Par des conclusions remises au greffe par le Rpva le 25 septembre 2025, auxquelles il convient de se reporter pour l’exposé des moyens, la société appelante demande au conseiller de la mise en état de juger irrecevables les conclusions d’intimé déposées le 24 septembre 2025 pour non-respect du délai imparti par l’article 909 du code de procédure civile, de juger irrecevables les pièces communiquées et déposées au soutien de ces conclusions et de condamner M. [I] à lui payer une somme de 2 500 euros sur le fondement des dispositions de l’article 700 du code de procédure civile ainsi qu’aux dépens.

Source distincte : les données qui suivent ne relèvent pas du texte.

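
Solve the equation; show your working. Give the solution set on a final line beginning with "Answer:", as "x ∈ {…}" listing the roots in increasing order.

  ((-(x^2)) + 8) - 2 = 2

Step 1. [((-(x^2)) + 8) - 2 = 2] the outer -2 inverts by adding 2. So sub: (-(x^2)) + 8 = 4.
Step 2. [(-(x^2)) + 8 = 4] the outer +8 inverts by subtracting 8, so sub: -(x^2) = -4.
Step 3. [-(x^2) = -4] LHS negated; negate both sides. So neg: x^2 = 4.
Step 4. [x^2 = 4] √ both sides: 4 ≥ 0 gives two branches, so sqrt: x = 2 or -2.

Answer: x ∈ {-2, 2}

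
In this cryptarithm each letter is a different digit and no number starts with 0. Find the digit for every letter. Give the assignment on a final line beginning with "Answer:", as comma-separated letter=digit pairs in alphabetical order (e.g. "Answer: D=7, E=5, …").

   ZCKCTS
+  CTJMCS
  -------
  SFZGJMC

Step 1. [col 1: S + S ≡ C (mod 10)] no forcing yet in column 1 (carry-in 0); S=1 is free and consistent — try it ⇒ S=1.
Step 2. [col 1: S + S ≡ C (mod 10)] column 1 reads S+S+carry(0)=C with S=1; with digits 1 already taken and all letters distinct, the only value for C is 2. So C=2.
Step 3. [col 2: T + C ≡ M (mod 10)] T=5 is one option consistent with column 2 (T + C ≡ M (mod 10), carry-in 0) — take it. So T=5.
Step 4. [col 2: T + C ≡ M (mod 10)] from column 2 (T=5, C=2, carry-in 0, digits 1,2,5 already taken and all letters distinct): M must equal 7. So M=7.
Step 5. [col 3: C + M ≡ J (mod 10)] column 3 reads C+M+carry(0)=J with C=2, M=7; with digits 1,2,5,7 already taken and all letters distinct, the only value for J is 9 ⇒ J=9.
Step 6. [col 4: K + J ≡ G (mod 10)] column 4 reads K+J+carry(0)=G with J=9; with digits 1,2,5,7,9 already taken and all letters distinct, the only value for K is 4. So K=4.
Step 7. [col 4: K + J ≡ G (mod 10)] column 4: given K=4, J=9, carry-in 0, and digits 1,2,4,5,7,9 already taken and all letters distinct, K+J≡G (mod 10) forces G=3, so G=3.
Step 8. [col 5: C + T ≡ Z (mod 10)] from column 5 (C=2, T=5, carry-in 1, digits 1,2,3,4,5,7,9 already taken and all letters distinct): Z must equal 8. So Z=8.
Step 9. [col 6: Z + C ≡ F (mod 10)] column 6 reads Z+C+carry(0)=F with Z=8, C=2; with digits 1,2,3,4,5,7,8,9 already taken and all letters distinct, the only value for F is 0. So F=0.

Answer: C=2, F=0, G=3, J=9, K=4, M=7, S=1, T=5, Z=8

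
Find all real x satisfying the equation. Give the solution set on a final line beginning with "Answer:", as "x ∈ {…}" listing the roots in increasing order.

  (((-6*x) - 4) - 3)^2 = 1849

Step 1. [(((-6*x) - 4) - 3)^2 = 1849] LHS squared, RHS 1849 ≥ 0: apply √ (±) ⇒ sqrt: ((-6*x) - 4) - 3 = 43 or -43.
Step 2. [((-6*x) - 4) - 3 = 43 or -43] -3 is outermost — add 3 both sides. So sub: (-6*x) - 4 = 46 or -40.
Step 3. [(-6*x) - 4 = 46 or -40] 4 comes off first (add 4). So sub: -6*x = 50 or -36.
Step 4. [-6*x = 50 or -36] LHS = -6·(…); ÷-6 both sides ⇒ div: x = -25/3 or 6.

Answer: x ∈ {-25/3, 6}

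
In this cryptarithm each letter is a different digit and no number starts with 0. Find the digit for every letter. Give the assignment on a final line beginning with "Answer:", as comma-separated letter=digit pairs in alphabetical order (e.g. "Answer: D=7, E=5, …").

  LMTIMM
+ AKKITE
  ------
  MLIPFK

Step 1. [col 1: M + E ≡ K (mod 10)] no forcing yet in column 1 (carry-in 0); M=8 is free and consistent — try it. So M=8.
Step 2. [col 1: M + E ≡ K (mod 10)] K=5 is one option consistent with column 1 (M + E ≡ K (mod 10), carry-in 0) — take it. So K=5.
Step 3. [col 1: M + E ≡ K (mod 10)] from column 1 (M=8, K=5, carry-in 0, digits 5,8 already taken and all letters distinct): E must equal 7 ⇒ E=7.
Step 4. [col 2: M + T ≡ F (mod 10)] column 2 (M + T ≡ F (mod 10), carry-in 1) doesn't pin F yet; pick F=9 and continue ⇒ F=9.
Step 5. [col 2: M + T ≡ F (mod 10)] from column 2 (M=8, F=9, carry-in 1, digits 5,7,8,9 already taken and all letters distinct): T must equal 0. So T=0.
Step 6. [col 3: I + I ≡ P (mod 10)] column 3 (I + I ≡ P (mod 10), carry-in 0) doesn't pin P yet; pick P=2 and continue, so P=2.
Step 7. [col 3: I + I ≡ P (mod 10)] column 3 (I + I ≡ P (mod 10), carry-in 0) doesn't pin I yet; pick I=6 and continue, so I=6.
Step 8. [col 5: M + K ≡ L (mod 10)] in column 5 we have M+K≡L with carry-in 0; given M=8, K=5 and digits 0,2,5,6,7,8,9 already taken and all letters distinct, that pins L to 3 ⇒ L=3.
Step 9. [col 6: L + A ≡ M (mod 10)] column 6 reads L+A+carry(1)=M with L=3, M=8; with digits 0,2,3,5,6,7,8,9 already taken and all letters distinct, the only value for A is 4. So A=4.

Answer: A=4, E=7, F=9, I=6, K=5, L=3, M=8, P=2, T=0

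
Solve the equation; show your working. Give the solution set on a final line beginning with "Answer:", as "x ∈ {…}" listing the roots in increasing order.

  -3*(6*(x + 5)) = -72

Step 1. [-3*(6*(x + 5)) = -72] LHS = -3·(…); ÷-3 both sides ⇒ div: 6*(x + 5) = 24.
Step 2. [6*(x + 5) = 24] 6·(inner) — divide through by 6, so div: x + 5 = 4.
Step 3. [x + 5 = 4] the outer +5 inverts by subtracting 5 ⇒ sub: x = -1.

Answer: x ∈ {-1}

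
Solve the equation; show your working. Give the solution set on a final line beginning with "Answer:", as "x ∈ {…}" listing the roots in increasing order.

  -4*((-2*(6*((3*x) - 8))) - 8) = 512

Step 1. [-4*((-2*(6*((3*x) - 8))) - 8) = 512] divide by the outer -4 ⇒ div: (-2*(6*((3*x) - 8))) - 8 = -128.
Step 2. [(-2*(6*((3*x) - 8))) - 8 = -128] -2 divides every term; factor it out, so factor: (6*((3*x) - 8)) + 4 = 64.
Step 3. [(6*((3*x) - 8)) + 4 = 64] peel the +4: subtract 4 from each side. So sub: 6*((3*x) - 8) = 60.
Step 4. [6*((3*x) - 8) = 60] 6 out front; divide by 6, so div: (3*x) - 8 = 10.
Step 5. [(3*x) - 8 = 10] add 8: x sits inside (… - 8), so sub: 3*x = 18.
Step 6. [3*x = 18] LHS = 3·(…); ÷3 both sides. So div: x = 6.

Answer: x ∈ {6}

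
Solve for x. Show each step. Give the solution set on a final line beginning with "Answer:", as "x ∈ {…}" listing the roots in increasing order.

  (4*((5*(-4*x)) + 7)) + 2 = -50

Step 1. [(4*((5*(-4*x)) + 7)) + 2 = -50] the outer +2 inverts by subtracting 2, so sub: 4*((5*(-4*x)) + 7) = -52.
Step 2. [4*((5*(-4*x)) + 7) = -52] LHS = 4·(…); ÷4 both sides, so div: (5*(-4*x)) + 7 = -13.
Step 3. [(5*(-4*x)) + 7 = -13] +7 is outermost — subtract 7 both sides. So sub: 5*(-4*x) = -20.
Step 4. [5*(-4*x) = -20] LHS = 5·(…); ÷5 both sides. So div: -4*x = -4.
Step 5. [-4*x = -4] LHS = -4·(…); ÷-4 both sides. So div: x = 1.

Answer: x ∈ {1}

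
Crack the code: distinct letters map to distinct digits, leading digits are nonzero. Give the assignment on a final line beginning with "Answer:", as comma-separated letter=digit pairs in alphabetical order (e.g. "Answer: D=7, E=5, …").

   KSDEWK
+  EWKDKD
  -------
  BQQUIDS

Step 1. [B] adding two 6-digit numbers gives at most 6+1 digits, and here it does — B is that final carry and must be 1 ⇒ B=1.
Step 2. [col 1: K + D ≡ S (mod 10)] several values work for D in column 1 (K + D ≡ S (mod 10), carry-in 0); try D=6, so D=6.
Step 3. [col 1: K + D ≡ S (mod 10)] several values work for K in column 1 (K + D ≡ S (mod 10), carry-in 0); try K=8. So K=8.
Step 4. [col 1: K + D ≡ S (mod 10)] column 1: given K=8, D=6, carry-in 0, and digits 1,6,8 already taken and all letters distinct, K+D≡S (mod 10) forces S=4 ⇒ S=4.
Step 5. [col 2: W + K ≡ D (mod 10)] from column 2 (K=8, D=6, carry-in 1, digits 1,4,6,8 already taken and all letters distinct): W must equal 7, so W=7.
Step 6. [col 3: E + D ≡ I (mod 10)] E=3 is one option consistent with column 3 (E + D ≡ I (mod 10), carry-in 1) — take it ⇒ E=3.
Step 7. [col 3: E + D ≡ I (mod 10)] in column 3 we have E+D≡I with carry-in 1; given E=3, D=6 and digits 1,3,4,6,7,8 already taken and all letters distinct, that pins I to 0, so I=0.
Step 8. [col 4: D + K ≡ U (mod 10)] in column 4 we have D+K≡U with carry-in 1; given D=6, K=8 and digits 0,1,3,4,6,7,8 already taken and all letters distinct, that pins U to 5 ⇒ U=5.
Step 9. [col 5: S + W ≡ Q (mod 10)] column 5: given S=4, W=7, carry-in 1, and digits 0,1,3,4,5,6,7,8 already taken and all letters distinct, S+W≡Q (mod 10) forces Q=2. So Q=2.

Answer: B=1, D=6, E=3, I=0, K=8, Q=2, S=4, U=5, W=7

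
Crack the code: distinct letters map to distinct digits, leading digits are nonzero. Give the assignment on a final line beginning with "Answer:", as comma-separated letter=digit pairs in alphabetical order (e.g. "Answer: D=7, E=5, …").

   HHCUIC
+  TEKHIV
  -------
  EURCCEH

Step 1. [E] the sum has 7 digits but both addends have 6; that extra leading digit E is the final carry, namely 1 ⇒ E=1.
Step 2. [col 1: C + V ≡ H (mod 10)] several values work for H in column 1 (C + V ≡ H (mod 10), carry-in 0); try H=3, so H=3.
Step 3. [col 1: C + V ≡ H (mod 10)] C=6 is one option consistent with column 1 (C + V ≡ H (mod 10), carry-in 0) — take it, so C=6.
Step 4. [col 1: C + V ≡ H (mod 10)] in column 1 we have C+V≡H with carry-in 0; given C=6, H=3 and digits 1,3,6 already taken and all letters distinct, that pins V to 7 ⇒ V=7.
Step 5. [col 2: I + I ≡ E (mod 10)] I=5 is one option consistent with column 2 (I + I ≡ E (mod 10), carry-in 1) — take it ⇒ I=5.
Step 6. [col 3: U + H ≡ C (mod 10)] from column 3 (H=3, C=6, carry-in 1, digits 1,3,5,6,7 already taken and all letters distinct): U must equal 2 ⇒ U=2.
Step 7. [col 4: C + K ≡ C (mod 10)] column 4: given C=6, carry-in 0, and digits 1,2,3,5,6,7 already taken and all letters distinct, C+K≡C (mod 10) forces K=0. So K=0.
Step 8. [col 5: H + E ≡ R (mod 10)] in column 5 we have H+E≡R with carry-in 0; given H=3, E=1 and digits 0,1,2,3,5,6,7 already taken and all letters distinct, that pins R to 4 ⇒ R=4.
Step 9. [col 6: H + T ≡ U (mod 10)] column 6 reads H+T+carry(0)=U with H=3, U=2; with digits 0,1,2,3,4,5,6,7 already taken and all letters distinct, the only value for T is 9. So T=9.

Answer: C=6, E=1, H=3, I=5, K=0, R=4, T=9, U=2, V=7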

Par des conclusions remises au greffe par le Rpva le 7 octobre 2025, auxquelles il convient de se reporter pour l’exposé des moyens, M. [I] demande au conseiller de la mise en état de constater que le dépôt tardif des conclusions d’intimé résulte d’une cause étrangère à sa volonté et à celle de son conseil, de déclarer recevables les conclusions d’intimé déposées au greffe, de débouter la partie adverse de toute demande de caducité ou d’irrecevabilité et de réserver les dépens.
SUR CE :
Selon l’article 909 du code de procédure civile, l’intimé dispose, à peine d’irrecevabilité relevée d’office, d’un délai de trois mois à compter de la notification qui lui est faite des conclusions de l’appelant prévues à l’article 908 pour remettre ses conclusions au greffe et former, le cas échéant, appel incident ou appel provoqué.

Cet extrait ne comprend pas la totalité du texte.